'Winning' strategy is a pipe-dream

January 27, 2007|by Jonathan R. Burrs

It's always amazing to me as a military veteran to hear the perspective of politicians and some current and former military officers on matters pertaining to using the armed services in conflicts that will primarily be supported by military personnel they simply do not relate to.

Former House of Representatives candidate Andrew Duck's article, "Why the 'Surge' won't work in Iraq," was no exception! While I agree totally with several points of his strategy, his overall plan is based on flawed logic and an inaccurate assessment of the war, the Iraqi people, and the Middle East in general.

For starters, both Duck and President Bush should abandon attaching words like "winning" and "success" to their plans and strategies in Iraq.

Instead, they must recognize that at this point there are only degrees of losing - and which degree of losing do either of their plans support?


Counter-insurgency tactics should definitely be a top priority and strategy, however, only simultaneous with troop-redeployment efforts. Additionally, they must recognize that no single plan is unchangeable, especially in the Middle East.

Several contingent strategies should be developed so that when variables on the ground occur (which all of us have seen happen over the past three-plus years) that affect or render the current strategies less effective or completely ineffective, the military can easily transition into one of the contingent plans.

One major oversight in Duck's strategy is the failure to consider current morale amongst the enlisted ranks. Thanks to the Bush administration and various blatant lies it has conveyed to the military, esprit de corps is very low - so low that President Bush has probably lost what little respect the majority of members may have had for him.

Not to say the president can't find people to say nice things to the press that give a distorted view of him and how military members feel about fighting in Iraq. But almost every person I speak to, including veterans, active-duty service members and their families, have no confidence in the president as commander-in-chief and categorically do not want to be in Iraq! Without the ability to command the respect of the military, no strategy will yield even the slightest elements of success.

Another critical flaw in Duck's strategy is lack of consideration for the current state of military recruitment.

Overall military recruiting numbers are down, according to the U.S. Census Bureau and even lower among combat arms military occupation specialties (MOS), with no clear indicator that these trends will change in the near future.

However, the Department of Defense (DoD), as well as groups that support the president, continue to make claims that recruiting goals are being met.

A common practice of the DoD and military recruiting commands is to lower recruiting goals by implementing various programs that help good recruiters to make mission, especially during times of conflict when recruiting drops off drastically.

What this does is provides them with a back door to claim recruiting goals are being met, when in reality the goals have been changed to meet the current market or lack thereof.

Today, in order to maintain some semblance that military levels are good and also in an effort to deceive the American public into believing that military personnel support operations in Iraq, the DoD under Rumsfeld activated the Stop-Loss Program.
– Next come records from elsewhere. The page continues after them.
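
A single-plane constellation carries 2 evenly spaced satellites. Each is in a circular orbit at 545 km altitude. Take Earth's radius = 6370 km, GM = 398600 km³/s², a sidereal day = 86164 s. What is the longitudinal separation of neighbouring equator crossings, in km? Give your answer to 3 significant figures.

1330 km

Semi-major axis a = 6370 + 545 = 6915 km. Period T = 2π√(a³/μ) = 2π√(6915³/398600) = 5722.7 s = 95.38 min.
Single-satellite node shift = (5722.7/86164) × 360° = 23.91°.
With 2 satellites evenly phased, successive equator crossings are 23.91/2 = 11.955° apart.
That is 11.955 × 111.2 = 1329 km at the equator.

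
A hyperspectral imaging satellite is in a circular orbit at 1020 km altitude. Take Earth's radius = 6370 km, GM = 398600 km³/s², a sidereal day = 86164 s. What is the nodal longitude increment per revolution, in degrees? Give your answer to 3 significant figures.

26.4°

Semi-major axis a = 6370 + 1020 = 7390 km. Period T = 2π√(a³/μ) = 2π√(7390³/398600) = 6322.3 s = 105.37 min.
During one orbit Earth rotates (6322.3 / 86164) × 360° = 26.42°.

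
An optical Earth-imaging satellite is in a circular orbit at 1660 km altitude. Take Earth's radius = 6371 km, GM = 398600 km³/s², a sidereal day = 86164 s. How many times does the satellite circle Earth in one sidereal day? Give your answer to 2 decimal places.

Semi-major axis a = 6371 + 1660 = 8031 km. Period T = 2π√(a³/μ) = 2π√(8031³/398600) = 7162.5 s = 119.38 min.
Orbits per sidereal day = 86164 / 7162.5 = 12.030.

12.03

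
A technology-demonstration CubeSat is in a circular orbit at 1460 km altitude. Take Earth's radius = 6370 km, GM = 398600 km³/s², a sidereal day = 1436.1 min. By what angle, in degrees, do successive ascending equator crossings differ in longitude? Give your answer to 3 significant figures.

28.8°

Semi-major axis a = 6370 + 1460 = 7830 km. Period T = 2π√(a³/μ) = 2π√(7830³/398600) = 6895.3 s = 114.92 min.
During one orbit Earth rotates (6895.3 / 86166) × 360° = 28.81°.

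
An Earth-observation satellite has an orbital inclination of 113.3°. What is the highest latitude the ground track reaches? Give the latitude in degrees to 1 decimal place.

Retrograde orbit: the ground track reaches ±(180° − i) = ±(180 − 113.3) = ±66.7°.

66.7°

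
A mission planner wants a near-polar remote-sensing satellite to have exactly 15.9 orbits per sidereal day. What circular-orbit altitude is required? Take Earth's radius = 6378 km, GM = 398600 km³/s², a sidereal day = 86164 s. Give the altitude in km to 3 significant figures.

290 km

Required period T = 86164 / 15.9 = 5419.1 s.
From T = 2π√(a³/μ): a = (μ T²/4π²)^(1/3) = (398600 × 5419.1² / 4π²)^(1/3) = 6668 km.
Altitude h = a − R = 6668 − 6378 = 290 km.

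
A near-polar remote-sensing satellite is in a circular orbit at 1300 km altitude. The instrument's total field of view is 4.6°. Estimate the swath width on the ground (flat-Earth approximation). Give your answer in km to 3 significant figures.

104 km

Half-angle = 4.6°/2 = 2.3°.
Swath width ≈ 2h·tan(θ/2) = 2 × 1300 × tan(2.3°) = 104.4 km.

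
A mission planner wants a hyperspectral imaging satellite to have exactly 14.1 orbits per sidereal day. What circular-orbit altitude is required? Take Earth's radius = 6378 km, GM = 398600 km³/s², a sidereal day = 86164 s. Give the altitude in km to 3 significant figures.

Required period T = 86164 / 14.1 = 6110.9 s.
From T = 2π√(a³/μ): a = (μ T²/4π²)^(1/3) = (398600 × 6110.9² / 4π²)^(1/3) = 7224 km.
Altitude h = a − R = 7224 − 6378 = 846 km.

846 km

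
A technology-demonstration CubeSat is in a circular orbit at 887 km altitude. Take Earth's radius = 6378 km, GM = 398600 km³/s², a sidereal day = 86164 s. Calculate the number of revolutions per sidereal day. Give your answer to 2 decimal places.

13.98

Semi-major axis a = 6378 + 887 = 7265 km. Period T = 2π√(a³/μ) = 2π√(7265³/398600) = 6162.6 s = 102.71 min.
Orbits per sidereal day = 86164 / 6162.6 = 13.982.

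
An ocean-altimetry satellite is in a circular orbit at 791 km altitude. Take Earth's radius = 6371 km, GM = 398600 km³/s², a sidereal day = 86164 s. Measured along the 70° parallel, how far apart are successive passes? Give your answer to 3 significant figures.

Semi-major axis a = 6371 + 791 = 7162 km. Period T = 2π√(a³/μ) = 2π√(7162³/398600) = 6032.0 s = 100.53 min.
Node shift per orbit = (6032.0/86164) × 360° = 25.20°.
Equatorial spacing = 25.20 × 111.2 km/° = 2802 km.
At 70° latitude, spacing = 2802 × cos(70°) = 958 km.

958 km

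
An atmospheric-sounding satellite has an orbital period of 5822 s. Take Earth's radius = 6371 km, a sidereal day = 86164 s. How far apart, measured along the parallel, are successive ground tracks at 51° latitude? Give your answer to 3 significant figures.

Node shift per orbit = (5822.0/86164) × 360° = 24.32°.
Equatorial spacing = 24.32 × 111.2 km/° = 2705 km.
At 51° latitude, spacing = 2705 × cos(51°) = 1702 km.

1700 km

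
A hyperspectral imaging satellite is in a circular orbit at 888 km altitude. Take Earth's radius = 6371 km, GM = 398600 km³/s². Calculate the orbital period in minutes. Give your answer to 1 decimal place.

Semi-major axis a = 6371 + 888 = 7259 km. Period T = 2π√(a³/μ) = 2π√(7259³/398600) = 6155.0 s = 102.58 min.

102.6 min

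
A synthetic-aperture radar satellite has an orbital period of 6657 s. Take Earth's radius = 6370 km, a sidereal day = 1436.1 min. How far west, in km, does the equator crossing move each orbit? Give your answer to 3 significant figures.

3090 km

During one orbit Earth rotates (6657.0 / 86166) × 360° = 27.81°.
At the equator that is 27.81° × (2π·6370/360) km/° = 27.81 × 111.2 = 3092 km.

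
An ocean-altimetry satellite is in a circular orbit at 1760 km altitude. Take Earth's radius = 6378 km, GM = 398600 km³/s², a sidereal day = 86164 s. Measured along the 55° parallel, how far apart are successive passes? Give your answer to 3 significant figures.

Semi-major axis a = 6378 + 1760 = 8138 km. Period T = 2π√(a³/μ) = 2π√(8138³/398600) = 7306.1 s = 121.77 min.
Node shift per orbit = (7306.1/86164) × 360° = 30.53°.
Equatorial spacing = 30.53 × 111.3 km/° = 3398 km.
At 55° latitude, spacing = 3398 × cos(55°) = 1949 km.

1950 km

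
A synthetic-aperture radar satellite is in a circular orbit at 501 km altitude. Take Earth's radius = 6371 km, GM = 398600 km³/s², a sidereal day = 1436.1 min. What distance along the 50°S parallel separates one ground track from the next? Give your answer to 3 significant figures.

Semi-major axis a = 6371 + 501 = 6872 km. Period T = 2π√(a³/μ) = 2π√(6872³/398600) = 5669.4 s = 94.49 min.
Node shift per orbit = (5669.4/86166) × 360° = 23.69°.
Equatorial spacing = 23.69 × 111.2 km/° = 2634 km.
At 50° latitude, spacing = 2634 × cos(50°) = 1693 km.

1690 km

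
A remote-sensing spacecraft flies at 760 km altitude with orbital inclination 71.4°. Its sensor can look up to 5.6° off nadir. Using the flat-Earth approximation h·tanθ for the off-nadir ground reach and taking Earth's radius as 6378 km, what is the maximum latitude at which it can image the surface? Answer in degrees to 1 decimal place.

For a prograde orbit the ground track reaches latitude ±i = ±71.4°.
Sensor half-swath on the ground ≈ 760·tan(5.6°) = 75 km = 0.67° of latitude.
Maximum observable latitude ≈ 71.4 + 0.67 = 72.1°.

72.1°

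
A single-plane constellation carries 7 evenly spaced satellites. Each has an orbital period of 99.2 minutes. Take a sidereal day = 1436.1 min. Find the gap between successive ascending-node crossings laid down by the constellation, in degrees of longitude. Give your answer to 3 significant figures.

3.55°

T = 99.2 min = 5952.0 s.
Single-satellite node shift = (5952.0/86166) × 360° = 24.87°.
With 7 satellites evenly phased, successive equator crossings are 24.87/7 = 3.552° apart.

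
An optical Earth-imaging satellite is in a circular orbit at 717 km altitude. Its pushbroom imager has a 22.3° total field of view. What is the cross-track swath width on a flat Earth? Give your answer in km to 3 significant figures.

283 km

Half-angle = 22.3°/2 = 11.15°.
Swath width ≈ 2h·tan(θ/2) = 2 × 717 × tan(11.15°) = 282.6 km.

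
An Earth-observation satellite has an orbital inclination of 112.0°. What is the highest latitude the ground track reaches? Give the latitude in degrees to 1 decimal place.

Retrograde orbit: the ground track reaches ±(180° − i) = ±(180 − 112.0) = ±68.0°.

68.0°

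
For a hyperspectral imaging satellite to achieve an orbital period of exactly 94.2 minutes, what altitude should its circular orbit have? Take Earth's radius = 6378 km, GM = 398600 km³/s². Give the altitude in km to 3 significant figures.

480 km

T = 94.2 min = 5652.0 s.
From T = 2π√(a³/μ): a = (μ T²/4π²)^(1/3) = (398600 × 5652.0² / 4π²)^(1/3) = 6858 km.
Altitude h = a − R = 6858 − 6378 = 480 km.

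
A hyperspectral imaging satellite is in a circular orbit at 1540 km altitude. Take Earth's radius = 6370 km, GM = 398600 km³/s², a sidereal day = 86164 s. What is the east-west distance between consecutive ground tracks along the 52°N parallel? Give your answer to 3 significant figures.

Semi-major axis a = 6370 + 1540 = 7910 km. Period T = 2π√(a³/μ) = 2π√(7910³/398600) = 7001.3 s = 116.69 min.
Node shift per orbit = (7001.3/86164) × 360° = 29.25°.
Equatorial spacing = 29.25 × 111.2 km/° = 3252 km.
At 52° latitude, spacing = 3252 × cos(52°) = 2002 km.

2000 km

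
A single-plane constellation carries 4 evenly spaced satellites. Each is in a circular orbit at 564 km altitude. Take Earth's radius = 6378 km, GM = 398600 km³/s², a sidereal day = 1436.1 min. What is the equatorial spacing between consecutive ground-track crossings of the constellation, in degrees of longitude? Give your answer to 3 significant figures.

Semi-major axis a = 6378 + 564 = 6942 km. Period T = 2π√(a³/μ) = 2π√(6942³/398600) = 5756.2 s = 95.94 min.
Single-satellite node shift = (5756.2/86166) × 360° = 24.05°.
With 4 satellites evenly phased, successive equator crossings are 24.05/4 = 6.012° apart.

6.01°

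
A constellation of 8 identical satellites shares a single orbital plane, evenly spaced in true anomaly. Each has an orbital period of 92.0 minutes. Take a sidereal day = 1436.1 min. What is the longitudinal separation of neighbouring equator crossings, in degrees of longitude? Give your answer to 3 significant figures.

T = 92.0 min = 5520.0 s.
Single-satellite node shift = (5520.0/86166) × 360° = 23.06°.
With 8 satellites evenly phased, successive equator crossings are 23.06/8 = 2.883° apart.

2.88°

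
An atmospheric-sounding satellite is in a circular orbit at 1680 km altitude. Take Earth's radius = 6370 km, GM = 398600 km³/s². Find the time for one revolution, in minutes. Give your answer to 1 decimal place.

Semi-major axis a = 6370 + 1680 = 8050 km. Period T = 2π√(a³/μ) = 2π√(8050³/398600) = 7187.9 s = 119.80 min.

119.8 min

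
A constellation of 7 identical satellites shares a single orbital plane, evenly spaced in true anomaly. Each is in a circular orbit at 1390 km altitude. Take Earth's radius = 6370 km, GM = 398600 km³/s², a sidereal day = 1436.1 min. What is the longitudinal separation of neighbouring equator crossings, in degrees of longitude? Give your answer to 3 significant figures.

Semi-major axis a = 6370 + 1390 = 7760 km. Period T = 2π√(a³/μ) = 2π√(7760³/398600) = 6803.1 s = 113.38 min.
Single-satellite node shift = (6803.1/86166) × 360° = 28.42°.
With 7 satellites evenly phased, successive equator crossings are 28.42/7 = 4.060° apart.

4.06°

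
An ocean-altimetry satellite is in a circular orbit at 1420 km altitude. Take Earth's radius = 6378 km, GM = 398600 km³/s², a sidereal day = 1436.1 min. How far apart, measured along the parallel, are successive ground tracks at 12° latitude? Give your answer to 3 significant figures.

3120 km

Semi-major axis a = 6378 + 1420 = 7798 km. Period T = 2π√(a³/μ) = 2π√(7798³/398600) = 6853.1 s = 114.22 min.
Node shift per orbit = (6853.1/86166) × 360° = 28.63°.
Equatorial spacing = 28.63 × 111.3 km/° = 3187 km.
At 12° latitude, spacing = 3187 × cos(12°) = 3118 km.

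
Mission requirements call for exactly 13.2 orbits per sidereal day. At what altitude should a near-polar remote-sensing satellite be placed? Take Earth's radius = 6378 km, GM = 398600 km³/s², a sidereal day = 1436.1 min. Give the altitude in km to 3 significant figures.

1170 km

Required period T = 86166 / 13.2 = 6527.7 s.
From T = 2π√(a³/μ): a = (μ T²/4π²)^(1/3) = (398600 × 6527.7² / 4π²)^(1/3) = 7549 km.
Altitude h = a − R = 7549 − 6378 = 1171 km.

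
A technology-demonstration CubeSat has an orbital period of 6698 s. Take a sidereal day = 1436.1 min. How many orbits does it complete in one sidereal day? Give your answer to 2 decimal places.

Orbits per sidereal day = 86166 / 6698.0 = 12.864.

12.86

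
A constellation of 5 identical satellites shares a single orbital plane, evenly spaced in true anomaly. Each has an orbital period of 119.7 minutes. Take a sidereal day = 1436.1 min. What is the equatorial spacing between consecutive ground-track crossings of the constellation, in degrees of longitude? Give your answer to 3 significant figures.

6.00°

T = 119.7 min = 7182.0 s.
Single-satellite node shift = (7182.0/86166) × 360° = 30.01°.
With 5 satellites evenly phased, successive equator crossings are 30.01/5 = 6.001° apart.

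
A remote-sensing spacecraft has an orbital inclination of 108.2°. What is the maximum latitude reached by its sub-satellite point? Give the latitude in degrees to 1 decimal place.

71.8°

Retrograde orbit: the ground track reaches ±(180° − i) = ±(180 − 108.2) = ±71.8°.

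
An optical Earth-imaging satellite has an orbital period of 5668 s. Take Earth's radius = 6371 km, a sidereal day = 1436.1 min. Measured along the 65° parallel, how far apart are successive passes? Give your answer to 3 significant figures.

1110 km

Node shift per orbit = (5668.0/86166) × 360° = 23.68°.
Equatorial spacing = 23.68 × 111.2 km/° = 2633 km.
At 65° latitude, spacing = 2633 × cos(65°) = 1113 km.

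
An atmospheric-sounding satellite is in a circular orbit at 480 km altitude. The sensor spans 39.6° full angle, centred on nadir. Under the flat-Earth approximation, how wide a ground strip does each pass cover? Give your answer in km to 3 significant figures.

Half-angle = 39.6°/2 = 19.8°.
Swath width ≈ 2h·tan(θ/2) = 2 × 480 × tan(19.8°) = 345.6 km.

346 km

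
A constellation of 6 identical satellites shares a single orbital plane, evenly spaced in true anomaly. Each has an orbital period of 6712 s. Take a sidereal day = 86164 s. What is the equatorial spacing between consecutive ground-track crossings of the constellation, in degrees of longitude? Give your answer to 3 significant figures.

4.67°

Single-satellite node shift = (6712.0/86164) × 360° = 28.04°.
With 6 satellites evenly phased, successive equator crossings are 28.04/6 = 4.674° apart.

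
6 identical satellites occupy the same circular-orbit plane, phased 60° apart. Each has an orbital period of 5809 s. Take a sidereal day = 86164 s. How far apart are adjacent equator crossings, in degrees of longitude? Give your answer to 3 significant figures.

4.05°

Single-satellite node shift = (5809.0/86164) × 360° = 24.27°.
With 6 satellites evenly phased, successive equator crossings are 24.27/6 = 4.045° apart.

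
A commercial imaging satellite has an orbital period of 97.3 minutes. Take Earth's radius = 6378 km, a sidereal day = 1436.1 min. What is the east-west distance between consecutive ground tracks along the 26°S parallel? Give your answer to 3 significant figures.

2440 km

T = 97.3 min = 5838.0 s.
Node shift per orbit = (5838.0/86166) × 360° = 24.39°.
Equatorial spacing = 24.39 × 111.3 km/° = 2715 km.
At 26° latitude, spacing = 2715 × cos(26°) = 2440 km.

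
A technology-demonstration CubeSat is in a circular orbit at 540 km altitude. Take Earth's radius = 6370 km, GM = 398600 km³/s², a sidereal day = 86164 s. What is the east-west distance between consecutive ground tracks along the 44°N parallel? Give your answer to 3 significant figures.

1910 km

Semi-major axis a = 6370 + 540 = 6910 km. Period T = 2π√(a³/μ) = 2π√(6910³/398600) = 5716.5 s = 95.27 min.
Node shift per orbit = (5716.5/86164) × 360° = 23.88°.
Equatorial spacing = 23.88 × 111.2 km/° = 2655 km.
At 44° latitude, spacing = 2655 × cos(44°) = 1910 km.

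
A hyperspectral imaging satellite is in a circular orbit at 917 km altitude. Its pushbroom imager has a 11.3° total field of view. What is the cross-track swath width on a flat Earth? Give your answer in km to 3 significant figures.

Half-angle = 11.3°/2 = 5.65°.
Swath width ≈ 2h·tan(θ/2) = 2 × 917 × tan(5.65°) = 181.4 km.

181 km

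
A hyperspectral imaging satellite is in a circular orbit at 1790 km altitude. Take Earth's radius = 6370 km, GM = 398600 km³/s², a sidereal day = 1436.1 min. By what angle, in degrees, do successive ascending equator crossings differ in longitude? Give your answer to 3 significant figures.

Semi-major axis a = 6370 + 1790 = 8160 km. Period T = 2π√(a³/μ) = 2π√(8160³/398600) = 7335.8 s = 122.26 min.
During one orbit Earth rotates (7335.8 / 86166) × 360° = 30.65°.

30.6°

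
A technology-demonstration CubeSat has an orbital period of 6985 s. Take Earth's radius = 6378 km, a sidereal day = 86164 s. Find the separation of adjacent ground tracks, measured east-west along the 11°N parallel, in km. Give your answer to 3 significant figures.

3190 km

Node shift per orbit = (6985.0/86164) × 360° = 29.18°.
Equatorial spacing = 29.18 × 111.3 km/° = 3249 km.
At 11° latitude, spacing = 3249 × cos(11°) = 3189 km.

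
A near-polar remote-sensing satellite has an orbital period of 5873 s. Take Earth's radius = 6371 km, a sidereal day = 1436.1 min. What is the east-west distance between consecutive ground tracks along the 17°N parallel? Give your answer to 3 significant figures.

Node shift per orbit = (5873.0/86166) × 360° = 24.54°.
Equatorial spacing = 24.54 × 111.2 km/° = 2728 km.
At 17° latitude, spacing = 2728 × cos(17°) = 2609 km.

2610 km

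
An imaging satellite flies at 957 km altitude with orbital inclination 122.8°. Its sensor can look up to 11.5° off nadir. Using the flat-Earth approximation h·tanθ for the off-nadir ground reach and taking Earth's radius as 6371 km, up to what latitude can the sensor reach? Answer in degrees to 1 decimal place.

59.0°

Retrograde orbit: the ground track reaches ±(180° − i) = ±(180 − 122.8) = ±57.2°.
Sensor half-swath on the ground ≈ 957·tan(11.5°) = 195 km = 1.75° of latitude.
Maximum observable latitude ≈ 57.2 + 1.75 = 59.0°.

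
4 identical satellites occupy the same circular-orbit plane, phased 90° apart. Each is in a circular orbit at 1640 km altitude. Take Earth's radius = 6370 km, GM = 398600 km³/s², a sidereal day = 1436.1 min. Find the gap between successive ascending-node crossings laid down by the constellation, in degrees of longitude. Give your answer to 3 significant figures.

7.45°

Semi-major axis a = 6370 + 1640 = 8010 km. Period T = 2π√(a³/μ) = 2π√(8010³/398600) = 7134.4 s = 118.91 min.
Single-satellite node shift = (7134.4/86166) × 360° = 29.81°.
With 4 satellites evenly phased, successive equator crossings are 29.81/4 = 7.452° apart.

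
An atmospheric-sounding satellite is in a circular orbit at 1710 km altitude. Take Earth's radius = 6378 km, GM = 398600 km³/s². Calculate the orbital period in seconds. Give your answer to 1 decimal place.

Semi-major axis a = 6378 + 1710 = 8088 km. Period T = 2π√(a³/μ) = 2π√(8088³/398600) = 7238.9 s = 120.65 min.

7238.9 seconds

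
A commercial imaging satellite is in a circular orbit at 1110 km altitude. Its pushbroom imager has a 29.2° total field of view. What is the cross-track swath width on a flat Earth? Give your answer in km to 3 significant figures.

Half-angle = 29.2°/2 = 14.6°.
Swath width ≈ 2h·tan(θ/2) = 2 × 1110 × tan(14.6°) = 578.3 km.

578 km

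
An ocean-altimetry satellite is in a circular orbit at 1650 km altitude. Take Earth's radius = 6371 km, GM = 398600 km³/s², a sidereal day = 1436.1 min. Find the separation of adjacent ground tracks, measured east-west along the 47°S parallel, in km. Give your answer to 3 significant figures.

Semi-major axis a = 6371 + 1650 = 8021 km. Period T = 2π√(a³/μ) = 2π√(8021³/398600) = 7149.1 s = 119.15 min.
Node shift per orbit = (7149.1/86166) × 360° = 29.87°.
Equatorial spacing = 29.87 × 111.2 km/° = 3321 km.
At 47° latitude, spacing = 3321 × cos(47°) = 2265 km.

2270 km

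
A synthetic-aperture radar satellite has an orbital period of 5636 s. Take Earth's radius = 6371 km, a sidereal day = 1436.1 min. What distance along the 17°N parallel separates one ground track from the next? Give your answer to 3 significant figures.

Node shift per orbit = (5636.0/86166) × 360° = 23.55°.
Equatorial spacing = 23.55 × 111.2 km/° = 2618 km.
At 17° latitude, spacing = 2618 × cos(17°) = 2504 km.

2500 km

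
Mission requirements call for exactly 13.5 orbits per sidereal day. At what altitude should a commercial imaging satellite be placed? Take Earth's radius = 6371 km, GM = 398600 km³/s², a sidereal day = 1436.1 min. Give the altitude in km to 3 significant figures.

Required period T = 86166 / 13.5 = 6382.7 s.
From T = 2π√(a³/μ): a = (μ T²/4π²)^(1/3) = (398600 × 6382.7² / 4π²)^(1/3) = 7437 km.
Altitude h = a − R = 7437 − 6371 = 1066 km.

1070 km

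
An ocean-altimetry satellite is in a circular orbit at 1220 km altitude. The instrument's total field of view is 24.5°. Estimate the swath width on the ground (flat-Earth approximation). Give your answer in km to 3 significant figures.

530 km

Half-angle = 24.5°/2 = 12.25°.
Swath width ≈ 2h·tan(θ/2) = 2 × 1220 × tan(12.25°) = 529.8 km.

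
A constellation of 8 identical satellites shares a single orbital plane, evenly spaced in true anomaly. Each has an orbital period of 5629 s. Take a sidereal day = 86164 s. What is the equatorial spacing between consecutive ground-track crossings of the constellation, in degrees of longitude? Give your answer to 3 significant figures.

Single-satellite node shift = (5629.0/86164) × 360° = 23.52°.
With 8 satellites evenly phased, successive equator crossings are 23.52/8 = 2.940° apart.

2.94°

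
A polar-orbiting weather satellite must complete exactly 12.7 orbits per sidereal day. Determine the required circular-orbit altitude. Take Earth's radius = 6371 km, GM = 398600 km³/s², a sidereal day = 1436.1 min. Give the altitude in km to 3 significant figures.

1380 km

Required period T = 86166 / 12.7 = 6784.7 s.
From T = 2π√(a³/μ): a = (μ T²/4π²)^(1/3) = (398600 × 6784.7² / 4π²)^(1/3) = 7746 km.
Altitude h = a − R = 7746 − 6371 = 1375 km.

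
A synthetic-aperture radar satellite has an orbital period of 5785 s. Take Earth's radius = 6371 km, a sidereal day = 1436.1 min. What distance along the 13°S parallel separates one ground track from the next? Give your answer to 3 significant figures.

Node shift per orbit = (5785.0/86166) × 360° = 24.17°.
Equatorial spacing = 24.17 × 111.2 km/° = 2688 km.
At 13° latitude, spacing = 2688 × cos(13°) = 2619 km.

2620 km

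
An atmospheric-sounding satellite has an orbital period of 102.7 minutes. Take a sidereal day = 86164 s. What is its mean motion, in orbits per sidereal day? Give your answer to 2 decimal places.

13.98

T = 102.7 min = 6162.0 s.
Orbits per sidereal day = 86164 / 6162.0 = 13.983.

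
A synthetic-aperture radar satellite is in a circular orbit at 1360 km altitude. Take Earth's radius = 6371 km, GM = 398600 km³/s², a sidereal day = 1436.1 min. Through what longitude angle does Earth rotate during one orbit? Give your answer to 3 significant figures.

28.3°

Semi-major axis a = 6371 + 1360 = 7731 km. Period T = 2π√(a³/μ) = 2π√(7731³/398600) = 6765.0 s = 112.75 min.
During one orbit Earth rotates (6765.0 / 86166) × 360° = 28.26°.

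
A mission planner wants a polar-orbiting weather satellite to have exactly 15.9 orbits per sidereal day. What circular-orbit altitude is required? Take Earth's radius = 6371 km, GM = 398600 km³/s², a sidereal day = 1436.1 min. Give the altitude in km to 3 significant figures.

Required period T = 86166 / 15.9 = 5419.2 s.
From T = 2π√(a³/μ): a = (μ T²/4π²)^(1/3) = (398600 × 5419.2² / 4π²)^(1/3) = 6668 km.
Altitude h = a − R = 6668 − 6371 = 297 km.

297 km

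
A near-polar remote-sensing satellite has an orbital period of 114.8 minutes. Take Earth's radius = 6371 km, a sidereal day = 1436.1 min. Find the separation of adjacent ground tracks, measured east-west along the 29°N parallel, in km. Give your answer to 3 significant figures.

2800 km

T = 114.8 min = 6888.0 s.
Node shift per orbit = (6888.0/86166) × 360° = 28.78°.
Equatorial spacing = 28.78 × 111.2 km/° = 3200 km.
At 29° latitude, spacing = 3200 × cos(29°) = 2799 km.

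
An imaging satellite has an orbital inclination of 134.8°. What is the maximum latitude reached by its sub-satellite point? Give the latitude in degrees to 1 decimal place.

Retrograde orbit: the ground track reaches ±(180° − i) = ±(180 − 134.8) = ±45.2°.

45.2°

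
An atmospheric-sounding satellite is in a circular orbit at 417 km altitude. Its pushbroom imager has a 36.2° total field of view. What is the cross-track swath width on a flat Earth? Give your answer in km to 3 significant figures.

Half-angle = 36.2°/2 = 18.1°.
Swath width ≈ 2h·tan(θ/2) = 2 × 417 × tan(18.1°) = 272.6 km.

273 km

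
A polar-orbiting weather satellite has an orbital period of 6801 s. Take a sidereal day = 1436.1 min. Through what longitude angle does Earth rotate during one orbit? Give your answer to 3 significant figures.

28.4°

During one orbit Earth rotates (6801.0 / 86166) × 360° = 28.41°.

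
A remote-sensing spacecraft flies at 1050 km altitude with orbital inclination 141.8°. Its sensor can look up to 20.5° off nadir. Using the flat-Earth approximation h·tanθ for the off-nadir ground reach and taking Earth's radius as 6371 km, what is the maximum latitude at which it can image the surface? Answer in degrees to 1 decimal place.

Retrograde orbit: the ground track reaches ±(180° − i) = ±(180 − 141.8) = ±38.2°.
Sensor half-swath on the ground ≈ 1050·tan(20.5°) = 393 km = 3.53° of latitude.
Maximum observable latitude ≈ 38.2 + 3.53 = 41.7°.

41.7°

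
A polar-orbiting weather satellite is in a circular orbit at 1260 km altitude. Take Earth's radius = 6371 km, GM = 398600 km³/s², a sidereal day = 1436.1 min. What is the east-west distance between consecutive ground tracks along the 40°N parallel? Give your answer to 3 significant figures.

Semi-major axis a = 6371 + 1260 = 7631 km. Period T = 2π√(a³/μ) = 2π√(7631³/398600) = 6634.1 s = 110.57 min.
Node shift per orbit = (6634.1/86166) × 360° = 27.72°.
Equatorial spacing = 27.72 × 111.2 km/° = 3082 km.
At 40° latitude, spacing = 3082 × cos(40°) = 2361 km.

2360 km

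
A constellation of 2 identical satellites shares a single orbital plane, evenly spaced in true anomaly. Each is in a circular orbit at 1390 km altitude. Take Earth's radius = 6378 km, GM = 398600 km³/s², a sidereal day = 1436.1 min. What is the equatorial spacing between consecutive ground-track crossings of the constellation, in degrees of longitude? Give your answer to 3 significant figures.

14.2°

Semi-major axis a = 6378 + 1390 = 7768 km. Period T = 2π√(a³/μ) = 2π√(7768³/398600) = 6813.6 s = 113.56 min.
Single-satellite node shift = (6813.6/86166) × 360° = 28.47°.
With 2 satellites evenly phased, successive equator crossings are 28.47/2 = 14.233° apart.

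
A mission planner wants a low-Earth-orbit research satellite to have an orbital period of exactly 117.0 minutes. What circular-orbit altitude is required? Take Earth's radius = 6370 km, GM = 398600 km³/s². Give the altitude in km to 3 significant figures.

1550 km

T = 117.0 min = 7020.0 s.
From T = 2π√(a³/μ): a = (μ T²/4π²)^(1/3) = (398600 × 7020.0² / 4π²)^(1/3) = 7924 km.
Altitude h = a − R = 7924 − 6370 = 1554 km.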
The Stop-Loss Program forcibly retains military personnel.

Discharged soldiers are fraudulently enticed back into military duty with an Army reserve program called the "Try-One" option, under which the re-upped soldier is only committed for one year before deciding whether to stay or not. At the end of a year, however, the soldier is not allowed to leave the armed forces and many are sent to Iraq.

In short, Duck's strategy will not work any more than President Bush's strategies. After cutting through all the political rhetoric, one can only conclude that Duck is attempting to garner additional support for another bid at the U.S. House of Representatives in 2008 by giving voters the false impression that he knows the right direction America should be headed. In reality, he has no more of a clue than does President Bush.

Not to say that all of his ideas are bad, because that would not be true either. But he, as well as policymakers, need to remember to keep the enlisted person in mind before and when developing strategies for the military.

These are the people who will determine success or failure. And from where I sit, these are the people least considered in any of the strategies presented thus far.

Mr. Duck, President Bush and other bureaucrats continue to view the enlisted person as expendable pawns on a chess board whose sole purpose is to blindly follow orders and die for what they try to depict as a noble cause.

While following orders are absolutes for service members, leaders have a duty to make decisions responsibly, particularly before putting military personnel in harm's way. Neither Duck nor President Bush have shown where their plans are responsible!

Jonathan R. Burrs is a resident of Hagerstown.